I think you're getting the old umul
instruction because you're using -mcpu=
instead of -march=
. Per the documentation, the latter has been changed to be synonymous with -mtune=
: generate instructions for "most generic architecture" but optimize them for use on the given architecture. So -mcpu=ultrasparc
means "generate for V8 sparc, but optimize for Ultrasparc". Using -march=ultrasparc
should get you a raw 64-bit multiply.
Edit: based on all the discussion and other answers, it appears that gcc 3.2 as configured does not work with
-m64
, which forces one to run in "v8plus" mode on Solaris 2 (32-bit address space and, for the most part, 32-bit registers, except for value stored in the %g
and %o
registers). A sufficiently newer gcc should allow compiling with -m64
, which will make the entire situation more or less moot. (And you can then add -march=niagara2
or whatever, as appropriate for your particular target hardware.) You may need to install a full set of binutils as well, per the following from the gcc 4.7.0 config/sparc/sparc.h
:
#if TARGET_CPU_DEFAULT == TARGET_CPU_v9
/* ??? What does Sun's CC pass? */
#define CPP_CPU64_DEFAULT_SPEC "-D__sparc_v9__"
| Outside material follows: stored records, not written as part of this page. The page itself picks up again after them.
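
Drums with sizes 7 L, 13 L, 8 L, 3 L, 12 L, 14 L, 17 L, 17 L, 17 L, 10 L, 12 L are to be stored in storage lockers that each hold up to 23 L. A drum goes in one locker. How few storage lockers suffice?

Total = 17 + 17 + 17 + 14 + 13 + 12 + 12 + 10 + 8 + 7 + 3 = 130 L.
Lower bound: ⌈130/23⌉ = 6 storage lockers.
Also, 7 drums each exceed 23/2 L, and no two of those can share a locker, so at least 7 storage lockers are needed.
A packing using 7 storage lockers:
  locker 1: 17 + 3 = 20
  locker 2: 17 = 17
  locker 3: 17 = 17
  locker 4: 14 + 8 = 22
  locker 5: 13 + 10 = 23
  locker 6: 12 + 7 = 19
  locker 7: 12 = 12
This matches the lower bound, so 7 is optimal.

7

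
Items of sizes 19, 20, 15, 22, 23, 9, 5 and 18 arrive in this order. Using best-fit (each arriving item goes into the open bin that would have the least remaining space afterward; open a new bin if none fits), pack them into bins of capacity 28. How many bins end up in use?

  19 → bin 1 (new)  [load 19/28]
  20 → bin 2 (new)  [load 20/28]
  15 → bin 3 (new)  [load 15/28]
  22 → bin 4 (new)  [load 22/28]
  23 → bin 5 (new)  [load 23/28]
  9 → bin 1  [load 28/28]
  5 → bin 5  [load 28/28]
  18 → bin 6 (new)  [load 18/28]
6 bins opened.

6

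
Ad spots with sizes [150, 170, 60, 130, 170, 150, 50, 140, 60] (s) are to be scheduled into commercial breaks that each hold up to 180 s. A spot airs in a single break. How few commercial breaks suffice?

7

Total = 170 + 170 + 150 + 150 + 140 + 130 + 60 + 60 + 50 = 1080 s.
Lower bound: ⌈1080/180⌉ = 6 commercial breaks.
A packing using 7 commercial breaks:
  break 1: 170 = 170
  break 2: 170 = 170
  break 3: 150 = 150
  break 4: 150 = 150
  break 5: 140 = 140
  break 6: 130 + 50 = 180
  break 7: 60 + 60 = 120
No arrangement into 6 commercial breaks stays within capacity, so 7 is optimal.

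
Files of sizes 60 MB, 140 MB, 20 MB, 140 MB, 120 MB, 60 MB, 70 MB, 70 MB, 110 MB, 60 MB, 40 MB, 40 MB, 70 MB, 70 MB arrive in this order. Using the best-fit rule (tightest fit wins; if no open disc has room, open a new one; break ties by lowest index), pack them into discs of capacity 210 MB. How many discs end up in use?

6

  60 → disc 1 (new)  [load 60/210]
  140 → disc 1  [load 200/210]
  20 → disc 2 (new)  [load 20/210]
  140 → disc 2  [load 160/210]
  120 → disc 3 (new)  [load 120/210]
  60 → disc 3  [load 180/210]
  70 → disc 4 (new)  [load 70/210]
  70 → disc 4  [load 140/210]
  110 → disc 5 (new)  [load 110/210]
  60 → disc 4  [load 200/210]
  40 → disc 2  [load 200/210]
  40 → disc 5  [load 150/210]
  70 → disc 6 (new)  [load 70/210]
  70 → disc 6  [load 140/210]
6 discs opened.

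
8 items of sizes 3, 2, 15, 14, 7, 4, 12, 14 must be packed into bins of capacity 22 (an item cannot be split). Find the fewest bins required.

4

Total = 15 + 14 + 14 + 12 + 7 + 4 + 3 + 2 = 71.
Lower bound: ⌈71/22⌉ = 4 bins.
A packing using 4 bins:
  bin 1: 15 + 7 = 22
  bin 2: 14 + 4 + 3 = 21
  bin 3: 14 + 2 = 16
  bin 4: 12 = 12
This matches the lower bound, so 4 is optimal.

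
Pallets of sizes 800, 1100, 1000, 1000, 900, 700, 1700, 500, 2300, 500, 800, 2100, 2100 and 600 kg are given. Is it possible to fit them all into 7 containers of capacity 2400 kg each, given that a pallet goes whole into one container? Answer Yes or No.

Yes

A valid assignment using 7 containers:
  container 1: 2300 = 2300
  container 2: 2100 = 2100
  container 3: 2100 = 2100
  container 4: 1700 + 700 = 2400
  container 5: 1100 + 800 + 500 = 2400
  container 6: 1000 + 900 + 500 = 2400
  container 7: 1000 + 800 + 600 = 2400
Every load is within 2400 kg, so 7 containers suffice.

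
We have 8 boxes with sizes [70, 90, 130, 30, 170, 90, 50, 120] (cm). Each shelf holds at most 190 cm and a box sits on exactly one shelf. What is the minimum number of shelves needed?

5

Total = 170 + 130 + 120 + 90 + 90 + 70 + 50 + 30 = 750 cm.
Lower bound: ⌈750/190⌉ = 4 shelves.
A packing using 5 shelves:
  shelf 1: 170 = 170
  shelf 2: 130 + 50 = 180
  shelf 3: 120 + 70 = 190
  shelf 4: 90 + 90 = 180
  shelf 5: 30 = 30
No arrangement into 4 shelves stays within capacity, so 5 is optimal.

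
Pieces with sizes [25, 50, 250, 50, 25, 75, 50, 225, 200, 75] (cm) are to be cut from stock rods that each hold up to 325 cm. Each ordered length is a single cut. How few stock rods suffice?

Total = 250 + 225 + 200 + 75 + 75 + 50 + 50 + 50 + 25 + 25 = 1025 cm.
Lower bound: ⌈1025/325⌉ = 4 stock rods.
A packing using 4 stock rods:
  stock rod 1: 250 + 75 = 325
  stock rod 2: 225 + 75 + 25 = 325
  stock rod 3: 200 + 50 + 50 + 25 = 325
  stock rod 4: 50 = 50
This matches the lower bound, so 4 is optimal.

4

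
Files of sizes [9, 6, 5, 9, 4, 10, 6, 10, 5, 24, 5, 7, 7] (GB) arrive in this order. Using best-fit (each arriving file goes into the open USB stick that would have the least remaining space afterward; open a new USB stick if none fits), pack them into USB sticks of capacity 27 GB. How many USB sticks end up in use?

5

  9 → USB stick 1 (new)  [load 9/27]
  6 → USB stick 1  [load 15/27]
  5 → USB stick 1  [load 20/27]
  9 → USB stick 2 (new)  [load 9/27]
  4 → USB stick 1  [load 24/27]
  10 → USB stick 2  [load 19/27]
  6 → USB stick 2  [load 25/27]
  10 → USB stick 3 (new)  [load 10/27]
  5 → USB stick 3  [load 15/27]
  24 → USB stick 4 (new)  [load 24/27]
  5 → USB stick 3  [load 20/27]
  7 → USB stick 3  [load 27/27]
  7 → USB stick 5 (new)  [load 7/27]
5 USB sticks opened.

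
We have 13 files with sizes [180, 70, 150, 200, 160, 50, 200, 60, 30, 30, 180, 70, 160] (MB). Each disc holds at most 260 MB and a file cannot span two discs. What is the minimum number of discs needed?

7

Total = 200 + 200 + 180 + 180 + 160 + 160 + 150 + 70 + 70 + 60 + 50 + 30 + 30 = 1540 MB.
Lower bound: ⌈1540/260⌉ = 6 discs.
Also, 7 files each exceed 130 MB, and no two of those can share a disc, so at least 7 discs are needed.
A packing using 7 discs:
  disc 1: 200 + 60 = 260
  disc 2: 200 + 50 = 250
  disc 3: 180 + 70 = 250
  disc 4: 180 + 70 = 250
  disc 5: 160 + 30 + 30 = 220
  disc 6: 160 = 160
  disc 7: 150 = 150
This matches the lower bound, so 7 is optimal.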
/* ??? It's not clear how other assemblers will handle this, so by default
use GAS. Sun's Solaris assembler recognizes -xarch=v8plus, but this case
is handled in sol2.h. */
#define ASM_CPU64_DEFAULT_SPEC "-Av9"
#endif
#if TARGET_CPU_DEFAULT == TARGET_CPU_ultrasparc
#define CPP_CPU64_DEFAULT_SPEC "-D__sparc_v9__"
#define ASM_CPU64_DEFAULT_SPEC "-Av9a"
#endif
...
With all that in place you should just be able to multiply two 64-bit values to get a 64-bit result, in ordinary C code, without resorting to inline assembly.
(Otherwise you'll need something like the code you eventually came up with for gcc 3.2.)